Friday, August 24, 2007
Of the many insights found in J.M. Coetzee’s Waiting for the Barbarians, the most poignant, I think, is the following:
“However you seem to have a new ambition,” he goes, “You seem to want to make a name for yourself as the One Just Man, the man who is prepared to sacrifice his freedom to his principle.”
This address to the Magistrate as he languished in prison as a result of his “betrayal” of the Empire manifests a messianic theme that people in the majority diagnose in the “enlightened” few. Various historical accounts attest to attempts by some to change prevailing ideologies in order to reduce social injustice, and the very conditions these trials breed are branded bizarre and their doers, lunatic. That the world becomes increasingly riddled with oppressions of sort does not help the situation, but every so often, Magistrate-like characters from Mahatma Gandhi to Nelson Mandela come to rescue, ready to sacrifice even their lives if only to assert a place in the sun for the oppressed.
While it is true that the Magistrate in the novel had the courage to break the general muffling of the tortured screams made by those labeled barbarians, he stood up only to be punished with the very system he repelled being used against prisoners. What is worse, however, is that he was deemed too messianic to be taken seriously. Instead of being an imperial enemy openly regarded as “One Just Man,” he was disdainfully alluded to as an opportunist out “to make a name for [him]self.” This imbalance, I believe, is at the very core of several historical instances wherein the dominant forces propagate the notion that those subversive of their hegemony are merely fishing out of troubled waters. In effect, they, like the Magistrate, are subjected to various harassments that often get translated as their rightful castigation in the onlookers’ clouded perspective. Unless sympathizers begin to rectify the blunder by showing “an interrogator” that wears a “harsh” mask and that speaks in a “harsh” voice and “a free man” who “attain[s] salvation” with his enlightenment, the barbarians remain the oppressed and not the oppressor.
The word “ambition” as used in the passage’s context is already devoid of its inherent lofty aspirations at-large; it has been associated with the Magistrate’s seemingly futile disagreement of the Empire’s horrific flagellation of the barbarians. He is considered too ambitious as to try to go against the grain of the very entity that fuels his political life. He has turned too ambitious to be one with the “pitiable prisoners” and to cease to embrace the Empire he belongs to. He has become too ambitious as to wait for the barbarians’ “black flower of civilization to bloom”—the time the oppressed take up arms and fight the bullying imperialists.
By the sheer fact that the Magistrate is “prepared to sacrifice his freedom to his principles” makes for the ethical extent a man is willing to reach in order to question a system that protects only the interests of the majority at the expense of the minority.

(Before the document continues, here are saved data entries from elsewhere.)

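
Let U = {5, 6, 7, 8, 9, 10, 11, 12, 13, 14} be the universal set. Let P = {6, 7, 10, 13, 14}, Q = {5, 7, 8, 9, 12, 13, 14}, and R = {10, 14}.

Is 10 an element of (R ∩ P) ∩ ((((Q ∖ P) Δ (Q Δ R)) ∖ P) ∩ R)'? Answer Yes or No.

10 ∈ R and 10 ∈ P, so 10 ∈ R ∩ P
10 ∉ Q and 10 ∈ P, so 10 ∉ Q ∖ P
10 ∉ Q and 10 ∈ R, so 10 ∈ Q Δ R
10 ∉ (Q ∖ P) and 10 ∈ (Q Δ R), so 10 ∈ (Q ∖ P) Δ (Q Δ R)
10 ∈ ((Q ∖ P) Δ (Q Δ R)) and 10 ∈ P, so 10 ∉ ((Q ∖ P) Δ (Q Δ R)) ∖ P
10 ∉ (((Q ∖ P) Δ (Q Δ R)) ∖ P) and 10 ∈ R, so 10 ∉ (((Q ∖ P) Δ (Q Δ R)) ∖ P) ∩ R
10 ∈ ((((Q ∖ P) Δ (Q Δ R)) ∖ P) ∩ R)' since 10 ∉ ((((Q ∖ P) Δ (Q Δ R)) ∖ P) ∩ R)
10 ∈ (R ∩ P) and 10 ∈ ((((Q ∖ P) Δ (Q Δ R)) ∖ P) ∩ R)', so 10 ∈ (R ∩ P) ∩ ((((Q ∖ P) Δ (Q Δ R)) ∖ P) ∩ R)'

Yes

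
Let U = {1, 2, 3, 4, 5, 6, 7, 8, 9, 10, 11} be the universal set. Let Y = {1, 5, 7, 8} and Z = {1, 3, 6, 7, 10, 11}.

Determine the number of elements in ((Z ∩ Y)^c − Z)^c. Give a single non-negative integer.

Z ∩ Y = {1, 7}
(Z ∩ Y)^c = {2, 3, 4, 5, 6, 8, 9, 10, 11}
(Z ∩ Y)^c − Z = {2, 4, 5, 8, 9}
((Z ∩ Y)^c − Z)^c = {1, 3, 6, 7, 10, 11}
|((Z ∩ Y)^c − Z)^c| = 6

6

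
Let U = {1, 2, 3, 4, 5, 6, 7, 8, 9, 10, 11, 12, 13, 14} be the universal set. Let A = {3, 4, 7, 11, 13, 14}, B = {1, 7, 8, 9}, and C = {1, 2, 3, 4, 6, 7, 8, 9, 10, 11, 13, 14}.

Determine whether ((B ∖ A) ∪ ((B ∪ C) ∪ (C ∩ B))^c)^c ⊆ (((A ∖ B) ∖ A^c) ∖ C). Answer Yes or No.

B ∖ A = {1, 8, 9}
B ∪ C = {1, 2, 3, 4, 6, 7, 8, 9, 10, 11, 13, 14}
C ∩ B = {1, 7, 8, 9}
(B ∪ C) ∪ (C ∩ B) = {1, 2, 3, 4, 6, 7, 8, 9, 10, 11, 13, 14}
((B ∪ C) ∪ (C ∩ B))^c = {5, 12}
(B ∖ A) ∪ ((B ∪ C) ∪ (C ∩ B))^c = {1, 5, 8, 9, 12}
((B ∖ A) ∪ ((B ∪ C) ∪ (C ∩ B))^c)^c = {2, 3, 4, 6, 7, 10, 11, 13, 14}
A ∖ B = {3, 4, 11, 13, 14}
A^c = {1, 2, 5, 6, 8, 9, 10, 12}
(A ∖ B) ∖ A^c = {3, 4, 11, 13, 14}
((A ∖ B) ∖ A^c) ∖ C = {}
2 ∈ ((B ∖ A) ∪ ((B ∪ C) ∪ (C ∩ B))^c)^c but 2 ∉ ((A ∖ B) ∖ A^c) ∖ C, so the inclusion fails.

No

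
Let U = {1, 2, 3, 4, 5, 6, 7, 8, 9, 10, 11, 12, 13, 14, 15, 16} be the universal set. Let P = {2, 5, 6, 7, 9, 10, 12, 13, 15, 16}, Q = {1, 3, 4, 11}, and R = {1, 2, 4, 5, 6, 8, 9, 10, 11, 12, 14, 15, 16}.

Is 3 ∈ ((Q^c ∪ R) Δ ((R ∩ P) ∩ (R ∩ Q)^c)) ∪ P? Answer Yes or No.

No

3 ∈ Q, so 3 ∉ Q^c
3 ∉ Q^c and 3 ∉ R, so 3 ∉ Q^c ∪ R
3 ∉ R and 3 ∉ P, so 3 ∉ R ∩ P
3 ∉ R and 3 ∈ Q, so 3 ∉ R ∩ Q
3 ∈ (R ∩ Q)^c since 3 ∉ (R ∩ Q)
3 ∉ (R ∩ P) and 3 ∈ (R ∩ Q)^c, so 3 ∉ (R ∩ P) ∩ (R ∩ Q)^c
3 ∉ (Q^c ∪ R) and 3 ∉ ((R ∩ P) ∩ (R ∩ Q)^c), so 3 ∉ (Q^c ∪ R) Δ ((R ∩ P) ∩ (R ∩ Q)^c)
3 ∉ ((Q^c ∪ R) Δ ((R ∩ P) ∩ (R ∩ Q)^c)) and 3 ∉ P, so 3 ∉ ((Q^c ∪ R) Δ ((R ∩ P) ∩ (R ∩ Q)^c)) ∪ P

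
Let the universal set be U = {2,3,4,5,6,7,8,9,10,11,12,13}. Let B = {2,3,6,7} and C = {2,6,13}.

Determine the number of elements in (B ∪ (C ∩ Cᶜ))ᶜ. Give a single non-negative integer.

Cᶜ = {3,4,5,7,8,9,10,11,12}
C ∩ Cᶜ = {}
B ∪ (C ∩ Cᶜ) = {2,3,6,7}
(B ∪ (C ∩ Cᶜ))ᶜ = {4,5,8,9,10,11,12,13}
|(B ∪ (C ∩ Cᶜ))ᶜ| = 8

8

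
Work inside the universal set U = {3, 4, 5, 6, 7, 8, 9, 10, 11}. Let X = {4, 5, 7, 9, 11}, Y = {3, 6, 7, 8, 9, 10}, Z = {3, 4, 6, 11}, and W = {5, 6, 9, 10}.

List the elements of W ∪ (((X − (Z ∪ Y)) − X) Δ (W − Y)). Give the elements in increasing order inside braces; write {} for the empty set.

{5, 6, 9, 10}

Z ∪ Y = {3, 4, 6, 7, 8, 9, 10, 11}
X − (Z ∪ Y) = {5}
(X − (Z ∪ Y)) − X = {}
W − Y = {5}
((X − (Z ∪ Y)) − X) Δ (W − Y) = {5}
W ∪ (((X − (Z ∪ Y)) − X) Δ (W − Y)) = {5, 6, 9, 10}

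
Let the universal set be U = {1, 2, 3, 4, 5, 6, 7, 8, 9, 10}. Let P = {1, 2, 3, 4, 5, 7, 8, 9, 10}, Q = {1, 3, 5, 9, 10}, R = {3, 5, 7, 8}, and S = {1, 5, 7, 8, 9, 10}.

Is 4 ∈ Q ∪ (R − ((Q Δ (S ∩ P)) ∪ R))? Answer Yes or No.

4 ∉ S and 4 ∈ P, so 4 ∉ S ∩ P
4 ∉ Q and 4 ∉ (S ∩ P), so 4 ∉ Q Δ (S ∩ P)
4 ∉ (Q Δ (S ∩ P)) and 4 ∉ R, so 4 ∉ (Q Δ (S ∩ P)) ∪ R
4 ∉ R and 4 ∉ ((Q Δ (S ∩ P)) ∪ R), so 4 ∉ R − ((Q Δ (S ∩ P)) ∪ R)
4 ∉ Q and 4 ∉ (R − ((Q Δ (S ∩ P)) ∪ R)), so 4 ∉ Q ∪ (R − ((Q Δ (S ∩ P)) ∪ R))

No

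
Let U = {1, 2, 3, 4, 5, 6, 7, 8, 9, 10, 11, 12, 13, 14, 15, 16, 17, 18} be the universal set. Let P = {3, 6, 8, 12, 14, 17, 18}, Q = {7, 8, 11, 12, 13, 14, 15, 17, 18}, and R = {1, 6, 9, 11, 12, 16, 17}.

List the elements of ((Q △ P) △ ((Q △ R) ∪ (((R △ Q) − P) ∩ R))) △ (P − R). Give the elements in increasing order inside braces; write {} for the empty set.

Q △ P = {3, 6, 7, 11, 13, 15}
Q △ R = {1, 6, 7, 8, 9, 13, 14, 15, 16, 18}
R △ Q = {1, 6, 7, 8, 9, 13, 14, 15, 16, 18}
(R △ Q) − P = {1, 7, 9, 13, 15, 16}
((R △ Q) − P) ∩ R = {1, 9, 16}
(Q △ R) ∪ (((R △ Q) − P) ∩ R) = {1, 6, 7, 8, 9, 13, 14, 15, 16, 18}
(Q △ P) △ ((Q △ R) ∪ (((R △ Q) − P) ∩ R)) = {1, 3, 8, 9, 11, 14, 16, 18}
P − R = {3, 8, 14, 18}
((Q △ P) △ ((Q △ R) ∪ (((R △ Q) − P) ∩ R))) △ (P − R) = {1, 9, 11, 16}

{1, 9, 11, 16}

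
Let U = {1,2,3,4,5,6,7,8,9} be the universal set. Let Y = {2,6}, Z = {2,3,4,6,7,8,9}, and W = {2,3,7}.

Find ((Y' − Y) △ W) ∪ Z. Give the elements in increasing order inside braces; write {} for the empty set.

Y' = {1,3,4,5,7,8,9}
Y' − Y = {1,3,4,5,7,8,9}
(Y' − Y) △ W = {1,2,4,5,8,9}
((Y' − Y) △ W) ∪ Z = {1,2,3,4,5,6,7,8,9}

{1,2,3,4,5,6,7,8,9}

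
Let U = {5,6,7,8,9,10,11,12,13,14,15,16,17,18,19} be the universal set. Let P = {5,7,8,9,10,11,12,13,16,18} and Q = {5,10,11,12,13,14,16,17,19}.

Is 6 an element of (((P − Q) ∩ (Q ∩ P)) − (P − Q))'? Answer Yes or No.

Yes

6 ∉ P and 6 ∉ Q, so 6 ∉ P − Q
6 ∉ Q and 6 ∉ P, so 6 ∉ Q ∩ P
6 ∉ (P − Q) and 6 ∉ (Q ∩ P), so 6 ∉ (P − Q) ∩ (Q ∩ P)
6 ∉ P and 6 ∉ Q, so 6 ∉ P − Q
6 ∉ ((P − Q) ∩ (Q ∩ P)) and 6 ∉ (P − Q), so 6 ∉ ((P − Q) ∩ (Q ∩ P)) − (P − Q)
6 ∈ (((P − Q) ∩ (Q ∩ P)) − (P − Q))' since 6 ∉ (((P − Q) ∩ (Q ∩ P)) − (P − Q))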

Even as he got imprisoned for the rebellion he started to sow against his Empire in compassion of “the pitch of human pain” being heard in the granary, he could smile because “the bond is broken:” he no longer considers himself chained to the barbarism being wrought by his Empire. However, the stinging comment that he did this feat to feed his self-serving ambition of becoming a man of justice is a general overview of barbarians around the world who want to wield retribution over those critical of their rule. In the long run, the Empire seems to succeed in presenting the Magistrate as an opportunist only, not as a justice defender, as were the cases of “messianic people” presented in an unfavorable light by the criticized majority.
The issue of whose claim is valid comes in the offing—that of the system, or that of the enlightened. The prevailing consciousness wishes to secure its position as the true, the good, and the beautiful standard of social justice. On the other hand, a chink in time lets out periodic heroes who “should neither be contaminated by the atrocity that is about to be committed nor poison [themselves] with impotent hatred of its perpetrators.” The society remains the serum in which to prove what holds out justice for everyone, and while the dominant can maneuver the world into thinking that it is the fountainhead of equity and equality, there in the periphery stay the few with ambition, ready to be fettered for their beliefs if this elicits the ultimate liberation.